After dinner, I went back out to the car. I’d stopped by her house after our call on Thanksgiving, knowing that she didn’t have a chance to collect her things.
“I brought some stuff for you,” I said, setting my duffle on an overstuffed chair in the living room.
“Oh, really?” She flopped onto a couch, watching me as I unzipped my bag and rummaged through it.
“First, this.” I held out the old Discman she’d given me to use on tour, then a set of CD cases. “And these. I’ve been picking out a new one each week. There’s some good stuff in here. You might have heard a few already.” I grabbed one from the top. “I also burned a mix with my favorites.”
“Wes. You didn’t have to,” she started.
“Wait. There’s one more thing.” I couldn’t contain my grin as I ducked into the hall and returned with the best item. “Now you can keep practicing.

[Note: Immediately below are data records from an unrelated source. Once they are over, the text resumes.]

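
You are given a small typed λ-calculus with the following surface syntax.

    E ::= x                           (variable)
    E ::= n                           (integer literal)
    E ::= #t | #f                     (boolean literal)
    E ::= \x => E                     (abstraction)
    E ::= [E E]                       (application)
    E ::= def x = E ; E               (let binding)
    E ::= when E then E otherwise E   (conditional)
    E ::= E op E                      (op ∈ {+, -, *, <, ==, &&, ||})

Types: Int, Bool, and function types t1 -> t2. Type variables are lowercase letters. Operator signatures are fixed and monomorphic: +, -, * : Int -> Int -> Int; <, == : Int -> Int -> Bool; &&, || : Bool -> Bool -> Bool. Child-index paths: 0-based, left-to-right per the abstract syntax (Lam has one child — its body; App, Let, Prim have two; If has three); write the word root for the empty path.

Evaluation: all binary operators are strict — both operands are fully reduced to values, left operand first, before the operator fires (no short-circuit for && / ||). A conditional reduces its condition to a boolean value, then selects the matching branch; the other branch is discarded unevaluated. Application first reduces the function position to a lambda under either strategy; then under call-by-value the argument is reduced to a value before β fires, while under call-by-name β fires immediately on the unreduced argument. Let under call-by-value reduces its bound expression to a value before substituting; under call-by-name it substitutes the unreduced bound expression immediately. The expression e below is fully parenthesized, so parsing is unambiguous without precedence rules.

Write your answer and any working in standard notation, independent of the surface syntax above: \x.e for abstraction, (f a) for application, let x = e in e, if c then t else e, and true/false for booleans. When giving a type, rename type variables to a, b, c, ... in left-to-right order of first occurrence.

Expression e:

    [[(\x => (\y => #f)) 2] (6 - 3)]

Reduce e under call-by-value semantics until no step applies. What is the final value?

Answer: false

Trace:
step 0: (((\x.(\y.false)) 2) (6 - 3))
step 1: [beta@0] ((\y.false) (6 - 3))
step 2: [delta@1] ((\y.false) 3)
step 3: [beta@root] false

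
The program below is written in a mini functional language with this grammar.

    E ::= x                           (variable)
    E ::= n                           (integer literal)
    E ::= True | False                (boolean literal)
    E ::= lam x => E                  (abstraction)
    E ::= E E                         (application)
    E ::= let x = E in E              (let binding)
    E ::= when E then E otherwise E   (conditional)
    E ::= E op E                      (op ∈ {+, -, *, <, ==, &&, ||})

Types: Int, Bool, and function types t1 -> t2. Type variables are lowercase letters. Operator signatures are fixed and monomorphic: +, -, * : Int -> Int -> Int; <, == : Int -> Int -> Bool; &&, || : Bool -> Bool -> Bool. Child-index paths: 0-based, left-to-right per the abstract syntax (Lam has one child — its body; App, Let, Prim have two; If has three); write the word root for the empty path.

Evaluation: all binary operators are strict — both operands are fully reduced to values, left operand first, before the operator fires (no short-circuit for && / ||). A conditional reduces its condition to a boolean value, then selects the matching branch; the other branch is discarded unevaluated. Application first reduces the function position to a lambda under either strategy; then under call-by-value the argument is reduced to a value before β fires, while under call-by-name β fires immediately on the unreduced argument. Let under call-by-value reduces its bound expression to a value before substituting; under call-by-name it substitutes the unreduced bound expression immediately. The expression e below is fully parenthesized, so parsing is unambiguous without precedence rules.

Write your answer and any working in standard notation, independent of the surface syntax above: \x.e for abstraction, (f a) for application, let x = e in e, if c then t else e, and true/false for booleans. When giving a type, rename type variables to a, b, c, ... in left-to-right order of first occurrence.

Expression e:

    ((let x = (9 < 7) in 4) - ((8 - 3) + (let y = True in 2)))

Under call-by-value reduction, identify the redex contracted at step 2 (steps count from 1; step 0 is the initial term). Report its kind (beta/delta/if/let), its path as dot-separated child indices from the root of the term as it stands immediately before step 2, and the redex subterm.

Answer: let at 0 : (let x = false in 4)

Working:
step 0: ((let x = (9 < 7) in 4) - ((8 - 3) + (let y = true in 2)))
step 1: [delta@0.0] ((let x = false in 4) - ((8 - 3) + (let y = true in 2)))
step 2: [let@0] (4 - ((8 - 3) + (let y = true in 2)))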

Don’t let me get better than you.”
She gasped at the sight of the guitar case and rushed to take it from me, hugging it like an old friend. Tears lined her lashes as she set it on the ground and popped open the clasps. Flipping open the lid, she ran her fingers over the strings.
She played for an hour. Color coming back to her cheeks and light flooding her eyes. I could have listened to her forever, but we started to yawn.
We laid curled around each other on the couch listening to the CD I’d made her, tethered together once more by fraying headphones. In her sleep, she cried against my chest. I pulled her closer, trying not to think of how tomorrow I had to let her go.
Avery
Winter 2008
Iwoke to the front door slamming. I bolted upright, jostling Wes. His gaze found mine as I started to panic.